Two council members said they were against the measure, which was being recommended by a local dentist.
“I’ve just got some real concerns,” said James Evans, who asked most of the questions concerning the issue.
Council member Cedric Dean felt the decision should have been up to individual residents.
“I’m just not into putting fluoride into something, and forcing it onto somebody who doesn’t want it,” he said.
But Dr. Jeffrey Nelson, D.D.S. said there was no scientific evidence to indicate there was any harm to the public by the move, which could help lead to healthier teeth for the city’s population.
“I base my belief on research, peer-reviewed research,” Nelson said, adding there is 70 years of studies available, “that show nothing but positive benefits.”
Director of Public Works John Wright noted the City of Greenville ceased fluoridation of its drinking water in Sept. 2013, due to the effort causing too much wear and tear on equipment.
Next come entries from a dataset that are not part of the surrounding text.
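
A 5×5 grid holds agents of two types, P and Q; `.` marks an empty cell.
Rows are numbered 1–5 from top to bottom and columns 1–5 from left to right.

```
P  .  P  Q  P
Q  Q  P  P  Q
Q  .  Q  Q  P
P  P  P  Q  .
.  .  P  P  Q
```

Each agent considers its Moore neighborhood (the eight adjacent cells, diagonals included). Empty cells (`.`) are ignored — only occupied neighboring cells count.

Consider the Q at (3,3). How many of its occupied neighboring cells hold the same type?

3

Occupied neighbors of (3,3): (2,2)=Q, (2,3)=P, (2,4)=P, (3,4)=Q, (4,2)=P, (4,3)=P, (4,4)=Q.
Same type (Q): 3 of 7.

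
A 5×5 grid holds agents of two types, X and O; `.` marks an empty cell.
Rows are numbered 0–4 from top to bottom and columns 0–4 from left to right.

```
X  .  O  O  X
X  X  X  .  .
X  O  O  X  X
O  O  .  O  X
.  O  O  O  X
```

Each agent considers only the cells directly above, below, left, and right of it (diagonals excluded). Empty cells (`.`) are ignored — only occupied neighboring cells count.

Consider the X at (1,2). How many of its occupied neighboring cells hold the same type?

Occupied neighbors of (1,2): (0,2)=O, (2,2)=O, (1,1)=X.
Same type (X): 1 of 3.

1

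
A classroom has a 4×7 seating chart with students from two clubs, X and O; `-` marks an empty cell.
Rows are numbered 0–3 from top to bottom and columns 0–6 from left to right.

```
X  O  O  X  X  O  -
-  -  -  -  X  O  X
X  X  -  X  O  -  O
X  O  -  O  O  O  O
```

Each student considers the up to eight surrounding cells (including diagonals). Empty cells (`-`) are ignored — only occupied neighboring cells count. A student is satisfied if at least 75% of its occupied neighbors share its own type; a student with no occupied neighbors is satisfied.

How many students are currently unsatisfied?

16

Row 0: (0,0)X 0/1 ✗ · (0,1)O 1/2 ✗ · (0,2)O 1/2 ✗ · (0,3)X 2/3 ✗ · (0,4)X 2/4 ✗ · (0,5)O 1/4 ✗
Row 1: (1,4)X 3/6 ✗ · (1,5)O 3/6 ✗ · (1,6)X 0/3 ✗
Row 2: (2,0)X 2/3 ✗ · (2,1)X 2/3 ✗ · (2,3)X 1/4 ✗ · (2,4)O 4/6 ✗ · (2,6)O 3/4 ✓
Row 3: (3,0)X 2/3 ✗ · (3,1)O 0/3 ✗ · (3,3)O 2/3 ✗ · (3,4)O 3/4 ✓ · (3,5)O 4/4 ✓ · (3,6)O 2/2 ✓
Unsatisfied: (0,0), (0,1), (0,2), (0,3), (0,4), (0,5), (1,4), (1,5), (1,6), (2,0), (2,1), (2,3), (2,4), (3,0), (3,1), (3,3) — 16 in total.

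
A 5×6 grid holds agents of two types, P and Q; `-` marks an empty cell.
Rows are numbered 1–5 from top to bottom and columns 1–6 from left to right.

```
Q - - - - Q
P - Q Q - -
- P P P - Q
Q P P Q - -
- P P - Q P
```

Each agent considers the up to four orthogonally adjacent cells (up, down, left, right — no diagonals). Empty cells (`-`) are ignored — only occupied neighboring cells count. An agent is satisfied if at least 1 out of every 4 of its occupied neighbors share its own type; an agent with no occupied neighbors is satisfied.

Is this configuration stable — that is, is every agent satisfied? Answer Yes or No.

No

(1,1)Q 0/1 unhappy
(1,6)Q 0/0 ok
(2,1)P 0/1 unhappy
(2,3)Q 1/2 ok
(2,4)Q 1/2 ok
(3,2)P 2/2 ok
(3,3)P 3/4 ok
(3,4)P 1/3 ok
(3,6)Q 0/0 ok
(4,1)Q 0/1 unhappy
(4,2)P 3/4 ok
(4,3)P 3/4 ok
(4,4)Q 0/2 unhappy
(5,2)P 2/2 ok
(5,3)P 2/2 ok
(5,5)Q 0/1 unhappy
(5,6)P 0/1 unhappy
For instance (1,1) has only 0/1 same-type neighbors, below 1/4.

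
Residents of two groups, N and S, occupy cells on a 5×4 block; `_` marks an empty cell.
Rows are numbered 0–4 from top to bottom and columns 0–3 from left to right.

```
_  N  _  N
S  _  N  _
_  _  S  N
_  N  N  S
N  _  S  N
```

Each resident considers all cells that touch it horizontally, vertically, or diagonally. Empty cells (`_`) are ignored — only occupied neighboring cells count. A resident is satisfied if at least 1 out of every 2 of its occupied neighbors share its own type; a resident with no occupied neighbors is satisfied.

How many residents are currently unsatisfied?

(0,1)N 1/2 ok
(0,3)N 1/1 ok
(1,0)S 0/1 unhappy
(1,2)N 3/4 ok
(2,2)S 1/5 unhappy
(2,3)N 2/4 ok
(3,1)N 2/4 ok
(3,2)N 3/6 ok
(3,3)S 2/5 unhappy
(4,0)N 1/1 ok
(4,2)S 1/4 unhappy
(4,3)N 1/3 unhappy
Unsatisfied: (1,0), (2,2), (3,3), (4,2), (4,3) — 5 in total.

5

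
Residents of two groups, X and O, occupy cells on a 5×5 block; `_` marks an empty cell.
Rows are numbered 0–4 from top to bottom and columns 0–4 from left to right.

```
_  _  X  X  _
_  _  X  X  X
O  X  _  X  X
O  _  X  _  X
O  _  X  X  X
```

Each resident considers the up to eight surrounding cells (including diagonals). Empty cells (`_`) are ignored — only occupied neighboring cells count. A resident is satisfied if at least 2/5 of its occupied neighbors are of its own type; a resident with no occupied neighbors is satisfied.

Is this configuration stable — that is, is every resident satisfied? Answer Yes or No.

(0,2)X 3/3 satisfied
(0,3)X 4/4 satisfied
(1,2)X 5/5 satisfied
(1,3)X 6/6 satisfied
(1,4)X 4/4 satisfied
(2,0)O 1/2 satisfied
(2,1)X 2/4 satisfied
(2,3)X 6/6 satisfied
(2,4)X 4/4 satisfied
(3,0)O 2/3 satisfied
(3,2)X 4/4 satisfied
(3,4)X 4/4 satisfied
(4,0)O 1/1 satisfied
(4,2)X 2/2 satisfied
(4,3)X 4/4 satisfied
(4,4)X 2/2 satisfied
All meet the threshold, so the configuration is stable.

Yes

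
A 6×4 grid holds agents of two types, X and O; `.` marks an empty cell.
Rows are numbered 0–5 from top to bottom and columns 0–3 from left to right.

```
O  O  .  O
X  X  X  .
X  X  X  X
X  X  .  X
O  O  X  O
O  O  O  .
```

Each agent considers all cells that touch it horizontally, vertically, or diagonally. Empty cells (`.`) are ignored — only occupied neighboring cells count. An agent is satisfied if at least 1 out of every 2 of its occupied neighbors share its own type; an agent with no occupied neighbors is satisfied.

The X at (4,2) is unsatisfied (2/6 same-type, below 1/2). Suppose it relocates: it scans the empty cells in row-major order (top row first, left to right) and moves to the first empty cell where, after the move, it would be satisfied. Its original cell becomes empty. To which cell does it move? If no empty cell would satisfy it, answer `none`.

(0,2)

Vacating (4,2). Empty cells in order:
  (0,2): 2/4 same-type → satisfied — stop here.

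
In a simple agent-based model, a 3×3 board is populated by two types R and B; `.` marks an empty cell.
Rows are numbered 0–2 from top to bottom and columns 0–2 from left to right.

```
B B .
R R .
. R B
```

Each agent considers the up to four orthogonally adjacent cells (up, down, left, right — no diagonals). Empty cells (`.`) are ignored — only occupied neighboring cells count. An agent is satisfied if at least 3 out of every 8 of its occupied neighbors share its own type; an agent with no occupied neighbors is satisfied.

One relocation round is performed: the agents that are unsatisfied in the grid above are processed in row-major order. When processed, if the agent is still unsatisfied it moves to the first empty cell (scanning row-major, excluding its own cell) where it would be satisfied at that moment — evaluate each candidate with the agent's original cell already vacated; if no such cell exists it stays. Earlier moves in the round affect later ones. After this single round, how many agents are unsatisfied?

Initially unsatisfied (in order): (2,2).
  (2,2) → (0,2).
Resulting grid:
B B B
R R .
. R .
All satisfied now.

0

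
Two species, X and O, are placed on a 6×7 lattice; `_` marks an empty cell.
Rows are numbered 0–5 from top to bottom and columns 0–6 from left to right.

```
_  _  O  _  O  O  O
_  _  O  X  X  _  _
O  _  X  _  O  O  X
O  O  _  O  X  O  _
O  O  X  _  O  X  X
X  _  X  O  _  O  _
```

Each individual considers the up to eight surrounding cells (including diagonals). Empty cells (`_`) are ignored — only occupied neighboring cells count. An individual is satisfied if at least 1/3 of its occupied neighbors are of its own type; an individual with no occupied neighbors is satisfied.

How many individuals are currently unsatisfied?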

Wright said the current fluoride concentration found naturally in the city’s raw water supply averages one-third to one-half of the fluoride level recommended by the EPA.
Wright said the addition of fluoride to the city’s treated drinking water would raise the natural concentration of about .3 parts per million (ppm) up to the recommended level of 0.7 ppm, with the initial estimated $50,000 in expenses covered in the city budget.
Wright said he had heard that extremely high concentrations of fluoride in the water supply, many times the amount to be added, might result in hurting the teeth of baby’s or making bones brittle.
“But we are way away from that,” Wright said.
Evans said he had received calls from several people, expressing reservations about the idea, and had received copies of articles warning of the dangers of adding fluoride.
Evans asked if the addition of fluoride was federally regulated or recommended.
“It is voluntary for municipalities to do it or not do it,” offered City Manager Massoud Ebrahim. “There is no directive, guideline or mandate.”
Nelson said the articles to which Evans were referring were not based on scientific research, explaining that adding the fluoride to the water supply would help strengthen the teeth of local residents, especially younger children, and would help prevent tooth decay.
“Anything that makes the teeth harder or resistant to that is a good thing,” he said. “With one vote tonight … you can prevent more decay than I ever will.”
The vote was 4-2, with Evans and Dean against.